Hubo un tiempo en que Carmen era diferente. Su ternura, sus cuidados, sus abrazos cálidos reconfortaban su alma. Podía acurrucarse junto a él y quedarse quieta, como compartiendo el calor de su corazón. Pero esos momentos quedaron atrás. Ahora sus atenciones parecían mecánicas, una obligación que detestaba. ¿Cuándo empezó? ¿Cuando él salía con los amigos mientras ella esperaba en casa? ¿O cuando no fue a recogerla del hospital tras el nacimiento del hijo menor porque «estaba celebrando con los compañeros»? «Qué más da, ¡era una fiesta!», pensó entonces. Pero la mirada de dolor en sus ojos aún la recordaba.
Carmen se transformó. Se volvió callada, distante. Se ofendía por sus comentarios, se encerraba en la habitación como evitándolo. Alejandro se enfurecía: «¿Qué importa? ¡Dije la verdad! ¡Tengo derecho!», pero su silencio era peor que un grito. Cuando venían los hijos, revivía: cocinaba, sonreía, se movía. Con él, otra vez el muro. «¿A quién engaña?», se preguntaba. La vida pasaba, y su matrimonio era solo una formalidad vacía.
Hacía tiempo que Alejandro no salía. Trabajaba como ingeniero, ganaba bien, no miraba a otras mujeres. Pero a Carmen parecía darle igual. Ella también ganaba lo suyo, era independiente, atrevida. ¿Por qué no se iba? ¿Por los hijos? Ya eran adultos. No la entendía. Una vez intentó comprenderla, pero al final se rindió: «Si quiere vivir así, allá ella». Pero en el fondo anhelaba una vida normal, una esposa que lo recibiera con alegría y lo despidiera con nostalgia. Un amor que ya no existía.

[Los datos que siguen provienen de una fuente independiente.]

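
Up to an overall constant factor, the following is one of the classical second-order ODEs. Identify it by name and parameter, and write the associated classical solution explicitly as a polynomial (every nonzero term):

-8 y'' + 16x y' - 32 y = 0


All three coefficients share the factor -8; dividing through by -8 gives  y'' - 2x y' + 4 y = 0.
This matches the Hermite equation y'' - 2x y' + 2n y = 0 with 2n = 4, so n = 2; the polynomial solution is H_2(x).
With y = sum_k a_k x^k, matching x^k gives (k+2)(k+1) a_{k+2} = 2(k - n) a_k = 2(k - 2) a_k. The right side vanishes at k = 2, so the series with the parity of 2 terminates at degree 2.
Standard normalization: leading coefficient of H_n is 2^n, so a_2 = 2^2 = 4. Work downward with a_k = (k+1)(k+2) a_{k+2} / (2(k - n)):
  a_0 = (1)(2)(4) / (2(0 - 2)) = 8/(-4) = -2
Hence H_2(x) = 4 x^2 - 2.

H_2(x); series = 4 x^2 - 2


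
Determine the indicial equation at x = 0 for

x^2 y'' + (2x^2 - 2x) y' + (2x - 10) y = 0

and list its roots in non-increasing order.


Divide by x^2 to reach normal form y'' + P_1(x) y' + P_2(x) y = 0 with P_1(x) = 2 - 2/x and P_2(x) = 2/x - 10/x^2.
x = 0 is a singular point because the y'-coefficient 2 - 2/x has a pole at x = 0 and the y-coefficient 2/x - 10/x^2 has a pole at x = 0.
It is a regular singular point because x P_1(x) = p(x) = 2x - 2 and x^2 P_2(x) = q(x) = 2x - 10 are polynomials, hence analytic at x = 0.
p(0) = -2,  q(0) = -10.
Indicial equation: r(r-1) + p(0) r + q(0) = 0, i.e. r^2 + (p(0) - 1) r + q(0) = 0, i.e. r^2 - 3 r - 10 = 0.
Discriminant: (-3)^2 - 4(-10) = 49, so r = (3 ± 7)/2.
Solving: r_1 = 5, r_2 = -2.

indicial: r^2 - 3 r - 10 = 0; roots r_1 = 5, r_2 = -2


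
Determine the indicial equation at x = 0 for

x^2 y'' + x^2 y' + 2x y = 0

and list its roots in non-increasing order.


Divide by x^2 to reach normal form y'' + P_1(x) y' + P_2(x) y = 0 with P_1(x) = 1 and P_2(x) = 2/x.
x = 0 is a singular point because the y-coefficient 2/x has a pole at x = 0.
It is a regular singular point because x P_1(x) = p(x) = x and x^2 P_2(x) = q(x) = 2x are polynomials, hence analytic at x = 0.
p(0) = 0,  q(0) = 0.
Indicial equation: r(r-1) + p(0) r + q(0) = 0, i.e. r^2 + (p(0) - 1) r + q(0) = 0, i.e. r^2 - 1 r = 0.
Discriminant: (-1)^2 - 4(0) = 1, so r = (1 ± 1)/2.
Solving: r_1 = 1, r_2 = 0.

indicial: r^2 - 1 r = 0; roots r_1 = 1, r_2 = 0


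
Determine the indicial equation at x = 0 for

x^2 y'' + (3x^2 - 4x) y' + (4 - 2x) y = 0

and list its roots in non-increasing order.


Divide by x^2 to reach normal form y'' + P_1(x) y' + P_2(x) y = 0 with P_1(x) = 3 - 4/x and P_2(x) = -2/x + 4/x^2.
x = 0 is a singular point because the y'-coefficient 3 - 4/x has a pole at x = 0 and the y-coefficient -2/x + 4/x^2 has a pole at x = 0.
It is a regular singular point because x P_1(x) = p(x) = 3x - 4 and x^2 P_2(x) = q(x) = 4 - 2x are polynomials, hence analytic at x = 0.
p(0) = -4,  q(0) = 4.
Indicial equation: r(r-1) + p(0) r + q(0) = 0, i.e. r^2 + (p(0) - 1) r + q(0) = 0, i.e. r^2 - 5 r + 4 = 0.
Discriminant: (-5)^2 - 4(4) = 9, so r = (5 ± 3)/2.
Solving: r_1 = 4, r_2 = 1.

indicial: r^2 - 5 r + 4 = 0; roots r_1 = 4, r_2 = 1


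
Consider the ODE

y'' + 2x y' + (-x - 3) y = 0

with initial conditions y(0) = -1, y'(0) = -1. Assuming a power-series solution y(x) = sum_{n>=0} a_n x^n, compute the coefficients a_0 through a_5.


Ansatz: y(x) = sum_{n>=0} a_n x^n, so y'(x) = sum_{n>=1} n a_n x^(n-1) and y''(x) = sum_{n>=2} n(n-1) a_n x^(n-2).
Substitute into P(x) y'' + Q(x) y' + R(x) y = 0 with P(x) = 1, Q(x) = 2x, R(x) = -x - 3, and match powers of x.
Initial conditions: a_0 = -1, a_1 = -1.
Setting the coefficient of each power of x to zero and solving order by order (substituting the coefficients already found):
  x^0: 2 a_2 - 3 a_0 = 0  ->  2 a_2 = 3 a_0 = -3  ->  a_2 = -3/2
  x^1: 6 a_3 - a_1 - a_0 = 0  ->  6 a_3 = a_1 + a_0 = -2  ->  a_3 = -1/3
  x^2: 12 a_4 + a_2 - a_1 = 0  ->  12 a_4 = -a_2 + a_1 = 1/2  ->  a_4 = 1/24
  x^3: 20 a_5 + 3 a_3 - a_2 = 0  ->  20 a_5 = -3 a_3 + a_2 = -1/2  ->  a_5 = -1/40
Truncated series: y(x) = -1 - x - (3/2) x^2 - (1/3) x^3 + (1/24) x^4 - (1/40) x^5 + O(x^6).

a_0 = -1; a_1 = -1; a_2 = -3/2; a_3 = -1/3; a_4 = 1/24; a_5 = -1/40


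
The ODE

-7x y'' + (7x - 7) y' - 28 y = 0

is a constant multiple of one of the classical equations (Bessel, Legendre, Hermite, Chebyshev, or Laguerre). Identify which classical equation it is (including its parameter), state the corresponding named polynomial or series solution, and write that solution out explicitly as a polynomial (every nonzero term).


All three coefficients share the factor -7; dividing through by -7 gives  x y'' + (1 - x) y' + 4 y = 0.
This matches the Laguerre equation x y'' + (1 - x) y' + n y = 0 with n = 4; the polynomial solution is L_4(x).
With y = sum_k a_k x^k, matching x^k gives (k+1)k a_{k+1} + (k+1) a_{k+1} - k a_k + n a_k = 0, i.e. (k+1)^2 a_{k+1} = (k - n) a_k = (k - 4) a_k. The right side vanishes at k = 4, so the series terminates at degree 4.
Standard normalization L_n(0) = 1 gives a_0 = 1. Work upward with a_{k+1} = (k - 4) a_k / (k+1)^2:
  a_1 = (0 - 4)(1) / 1^2 = -4/1 = -4
  a_2 = (1 - 4)(-4) / 2^2 = 12/4 = 3
  a_3 = (2 - 4)(3) / 3^2 = -6/9 = -2/3
  a_4 = (3 - 4)(-2/3) / 4^2 = (2/3)/16 = 1/24
Hence L_4(x) = x^4/24 - 2 x^3/3 + 3 x^2 - 4 x + 1.

L_4(x); series = x^4/24 - 2 x^3/3 + 3 x^2 - 4 x + 1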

Y ahora este pensamiento: ella no lo amaba. Quizás nunca lo hizo. Recordó cómo se sorprendía de que una mujer tan inteligente y culta lo hubiera elegido a él. Tal vez solo era el momento, y él, alto y apuesto, la opción más conveniente. «Sabía que los hijos saldrían guapos», pensó con amargura.
Entró en el piso oscuro, y el silencio lo ensordeció. «¿Dónde está?», la angustia crecía. Tocaron el timbre. La vecina, mirando al suelo, dijo:
—Alejandro, se llevaron a Carmen en una ambulancia hace una hora…

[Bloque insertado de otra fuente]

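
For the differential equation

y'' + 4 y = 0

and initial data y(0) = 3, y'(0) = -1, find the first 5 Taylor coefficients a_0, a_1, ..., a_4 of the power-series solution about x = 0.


Ansatz: y(x) = sum_{n>=0} a_n x^n, so y'(x) = sum_{n>=1} n a_n x^(n-1) and y''(x) = sum_{n>=2} n(n-1) a_n x^(n-2).
Substitute into P(x) y'' + Q(x) y' + R(x) y = 0 with P(x) = 1, Q(x) = 0, R(x) = 4, and match powers of x.
Initial conditions: a_0 = 3, a_1 = -1.
Setting the coefficient of each power of x to zero and solving order by order (substituting the coefficients already found):
  x^0: 2 a_2 + 4 a_0 = 0  ->  2 a_2 = -4 a_0 = -12  ->  a_2 = -6
  x^1: 6 a_3 + 4 a_1 = 0  ->  6 a_3 = -4 a_1 = 4  ->  a_3 = 2/3
  x^2: 12 a_4 + 4 a_2 = 0  ->  12 a_4 = -4 a_2 = 24  ->  a_4 = 2
Truncated series: y(x) = 3 - x - 6 x^2 + (2/3) x^3 + 2 x^4 + O(x^5).

a_0 = 3; a_1 = -1; a_2 = -6; a_3 = 2/3; a_4 = 2


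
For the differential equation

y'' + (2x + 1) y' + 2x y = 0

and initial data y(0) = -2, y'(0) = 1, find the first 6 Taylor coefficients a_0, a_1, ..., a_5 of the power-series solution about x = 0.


Ansatz: y(x) = sum_{n>=0} a_n x^n, so y'(x) = sum_{n>=1} n a_n x^(n-1) and y''(x) = sum_{n>=2} n(n-1) a_n x^(n-2).
Substitute into P(x) y'' + Q(x) y' + R(x) y = 0 with P(x) = 1, Q(x) = 2x + 1, R(x) = 2x, and match powers of x.
Initial conditions: a_0 = -2, a_1 = 1.
Setting the coefficient of each power of x to zero and solving order by order (substituting the coefficients already found):
  x^0: 2 a_2 + a_1 = 0  ->  2 a_2 = -a_1 = -1  ->  a_2 = -1/2
  x^1: 6 a_3 + 2 a_2 + 2 a_1 + 2 a_0 = 0  ->  6 a_3 = -2 a_2 - 2 a_1 - 2 a_0 = 3  ->  a_3 = 1/2
  x^2: 12 a_4 + 3 a_3 + 4 a_2 + 2 a_1 = 0  ->  12 a_4 = -3 a_3 - 4 a_2 - 2 a_1 = -3/2  ->  a_4 = -1/8
  x^3: 20 a_5 + 4 a_4 + 6 a_3 + 2 a_2 = 0  ->  20 a_5 = -4 a_4 - 6 a_3 - 2 a_2 = -3/2  ->  a_5 = -3/40
Truncated series: y(x) = -2 + x - (1/2) x^2 + (1/2) x^3 - (1/8) x^4 - (3/40) x^5 + O(x^6).

a_0 = -2; a_1 = 1; a_2 = -1/2; a_3 = 1/2; a_4 = -1/8; a_5 = -3/40


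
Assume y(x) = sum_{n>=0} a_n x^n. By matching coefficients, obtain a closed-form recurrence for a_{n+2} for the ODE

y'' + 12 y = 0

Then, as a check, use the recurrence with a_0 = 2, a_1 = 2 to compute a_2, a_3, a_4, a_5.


Substitute y = sum_n a_n x^n into y'' + (const) y = 0.
y''(x) = sum_{n>=0} (n+2)(n+1) a_{n+2} x^n.
The ODE becomes sum_n [(n+2)(n+1) a_{n+2} + 12 a_n] x^n = 0.
Setting each coefficient to zero gives the recurrence:
  (n+2)(n+1) a_{n+2} + 12 a_n = 0,
  a_{n+2} = -12 / ((n+1)(n+2)) a_n.

Check with a_0 = 2, a_1 = 2 (apply the recurrence for n = 0, 1, 2, 3): a_0 = 2, a_1 = 2, a_2 = -12, a_3 = -4, a_4 = 12, a_5 = 12/5.

a_{n+2} = -12/((n+1)(n+2)) * a_n; check: a_0 = 2, a_1 = 2, a_2 = -12, a_3 = -4, a_4 = 12, a_5 = 12/5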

Corrió por las calles, ahogándose en lágrimas. Por primera vez en su vida, rezó:
—Dios mío, ¡no te la lleves! ¿Cómo viviré sin ella? ¡Por favor, sálvala! Si sobrevive, lo arreglaré todo, ¡lo juro! Iré a la iglesia, al monasterio… ¡solo déjala vivir!
Pero no volvería a verla con vida. En el hospital le dijeron que su corazón se detuvo en la ambulancia. El mundo se le vino abajo. Durante días, vagó como en una niebla. Los hijos, los amigos, los familiares hablaban, pero él no escuchaba. Solo oía un latido en su cabeza: «No pedí perdón».

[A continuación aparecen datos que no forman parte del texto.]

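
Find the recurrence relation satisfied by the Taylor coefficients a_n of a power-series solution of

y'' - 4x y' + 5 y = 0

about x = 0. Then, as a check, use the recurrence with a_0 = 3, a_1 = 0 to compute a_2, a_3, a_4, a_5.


Substitute y = sum_n a_n x^n.
y''(x) has coefficient (n+2)(n+1) a_{n+2} at x^n;
-4 x y'(x) has coefficient -4 n a_n at x^n (shift);
5 y(x) has coefficient 5 a_n at x^n.
Matching x^n: (n+2)(n+1) a_{n+2} + (-4n + 5) a_n = 0.
Thus a_{n+2} = (4n - 5) / ((n+1)(n+2)) * a_n.

Check with a_0 = 3, a_1 = 0 (apply the recurrence for n = 0, 1, 2, 3): a_0 = 3, a_1 = 0, a_2 = -15/2, a_3 = 0, a_4 = -15/8, a_5 = 0.

a_(n+2) = (4n - 5) / ((n+1)(n+2)) * a_n; check: a_0 = 3, a_1 = 0, a_2 = -15/2, a_3 = 0, a_4 = -15/8, a_5 = 0


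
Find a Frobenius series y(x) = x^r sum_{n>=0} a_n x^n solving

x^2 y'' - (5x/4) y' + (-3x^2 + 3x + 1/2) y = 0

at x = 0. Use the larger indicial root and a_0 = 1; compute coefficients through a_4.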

Ahora Alejandro vive solo. Los hijos lo invitaron a mudarse, pero se negó. Va a menudo a la iglesia cercana. Entre el silencio y el aroma a incienso, siente que Carmen está cerca. Las paredes del templo, como vivas, comprenden su dolor. Mira los santos y susurra: «Perdóname por no valorarte». Pero no hay respuesta, solo el silencio, su único compañero ahora.